Lo scorso week-end è uscito in tre copie a Palermo, Catania e Siracusa. E ha incassato 60 milioni e 255 mila lire secondo i dati Cinetel, più altri 53 milioni circa: la media di incassi per copia più alta d’Italia. È Placido Rizzotto, nuova e felice fatica di Pasquale Scimeca, che ha riscosso applausi e suscitato commozione ovunque, da Venezia al Canada, da Trento a Corleone. Costo del film, 3 miliardi e 343 milioni, di cui 2 miliardi e 900 milioni di finanziamento dello stato (ma un miliardo è stato già restituito tra diritti d’antenna venduti e tasse versate). Dal 27 ottobre il film sarà in sala distribuito dall’Istituto Luce.
Per il regista Pasquale Scimeca grande soddisfazione e un altro film dalla parte dei vinti. “Sono dieci anni che lavoro a questo tipo di cinema ambientato in Sicilia. Ho un mio percorso, rosselliniano, che procede alla ricerca di eventi, che racconta la storia degli umili, dei dimenticati”. Dalla Donzelletta – storia di una ragazza che vive il dramma della tossicodipendenza, al di fuori dal mondo, al di là del consumismo, senza genitori, senza nessuno, dove l’eroina sostituisce tutto – passando per il Giorno di San Sebastiano, che narra la rivolta popolare nella Sicilia dell’800, fino ai Briganti di Zabùt, rivolta contro il potere nel dopoguerra. “Coraggio – afferma Scimeca – e coerenza pagano. Ma io non penso al pubblico, faccio i film che ho voglia di fare e che sente la mia anima”. Prossima avventura, un film europeo sulle prime persecuzioni degli ebrei. Sarà un’epopea corale, girato in Spagna e ambientato nel 1492, quando la regina Isabella emanò un editto per l’espulsione entro tre mesi di tutti gli ebrei dalle terre spagnole.

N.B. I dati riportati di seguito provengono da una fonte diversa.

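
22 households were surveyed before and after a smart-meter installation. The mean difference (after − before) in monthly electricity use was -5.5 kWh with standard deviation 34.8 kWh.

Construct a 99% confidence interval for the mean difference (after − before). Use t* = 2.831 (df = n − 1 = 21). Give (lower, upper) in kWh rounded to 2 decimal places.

This is a matched-pairs design, so SE = s_d/√n = 34.8/√22 = 7.4194.
Margin = 2.831 × 7.4194 = 21.0043; the interval is -5.5 ± 21.0043 = (-26.50, 15.50).

(-26.50, 15.50)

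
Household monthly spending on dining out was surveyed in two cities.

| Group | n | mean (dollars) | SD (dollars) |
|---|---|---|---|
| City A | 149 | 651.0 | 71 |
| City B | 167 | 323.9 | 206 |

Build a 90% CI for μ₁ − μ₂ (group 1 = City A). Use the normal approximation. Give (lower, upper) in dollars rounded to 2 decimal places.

Standard errors of each mean: 71/√149 = 5.8165 and 206/√167 = 15.9408.
SE(x̄₁ − x̄₂) = √(5.8165² + 15.9408²) = 16.9688 for independent samples with unequal variances.
With z* = 1.645, the margin is 1.645 × 16.9688 = 27.9137.
x̄₁ − x̄₂ = 651.0 − 323.9 = 327.1000; the interval is 327.1000 ± 27.9137 = (299.19, 355.01).

(299.19, 355.01)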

Un titolo come “Placido Rizzotto” non è esattamente diretto ad attirare il pubblico.
Infatti. E mi sono imposto perché fosse questo. I produttori avrebbero voluto Morte e passione a Corleone. Ma io ho sempre saputo che avrei fatto un film su Placido Rizzotto, un sindacalista di area socialista morto a 33 anni e che non ha una tomba. Incredibile ma vero. Il titolo del film è un modo per offrire un luogo metaforico dove pensare a quest’uomo che non ha un posto dove pregarlo e ricordarlo.
Perché la sua Sicilia è sempre legata alla mafia?
Non esiste storia della Sicilia senza mafia e antimafia. A me piace scandagliare il mondo popolare, che è quello che più si è scontrato con il potere mafioso. I contadini si sono sempre voluti affrancare dal feudalesimo dei signori: lo scontro è avvenuto sul piano economico, con i contadini che volevano la terra rompendo il potere costituito, e su quello culturale. Affermare il desiderio di libertà significava scontrarsi con una cultura di terrore, morte e oppressione. A parte rari casi, come quello di Falcone e Borsellino, lo Stato si è sempre schierato dalla parte della mafia..
Lei sembra conoscere bene il mondo contadino.
È sempre stato il mio mondo. Sono nato ad Aliminusa, un paese dove c’erano due televisioni e tre macchine, dove capre e maiali giravano per le strade insieme ai bambini. Ho vissuto la mia infanzia all’interno della società contadina, poi sono andato a studiare fuori, a Firenze. Ma il mio mondo mi è rimasto dentro. Il film in questo senso è ancora attuale. Magari non in Italia, ma in Brasile è una realtà.
Come nasce il film?
Ci sono voluti quasi tre anni di lavoro e tre livelli: il primo livello è storiografico, ossia la ricerca dei documenti, gli atti del processo, i rapporti di Dalla Chiesa. Il secondo livello è letterario. Parte dal libro Lo scialo di Danilo Dolci, un libro di ricerca antropologica che riporta, inalterate, interviste ai protagonisti della vicenda, tra cui il padre di Placido, fatte negli anni ’60. E ancora, A pugni nudi di Dino Paternostro e Le città del mondo di Elio Vittorini. Altro elemento letterario è la tradizione dei cantastorie, molto vicina al cinema. Infine, ci sono le testimonianze orali che ho raccolto tra le persone che hanno vissuto queste storie. I loro racconti non sono rigorosi, ma intensi.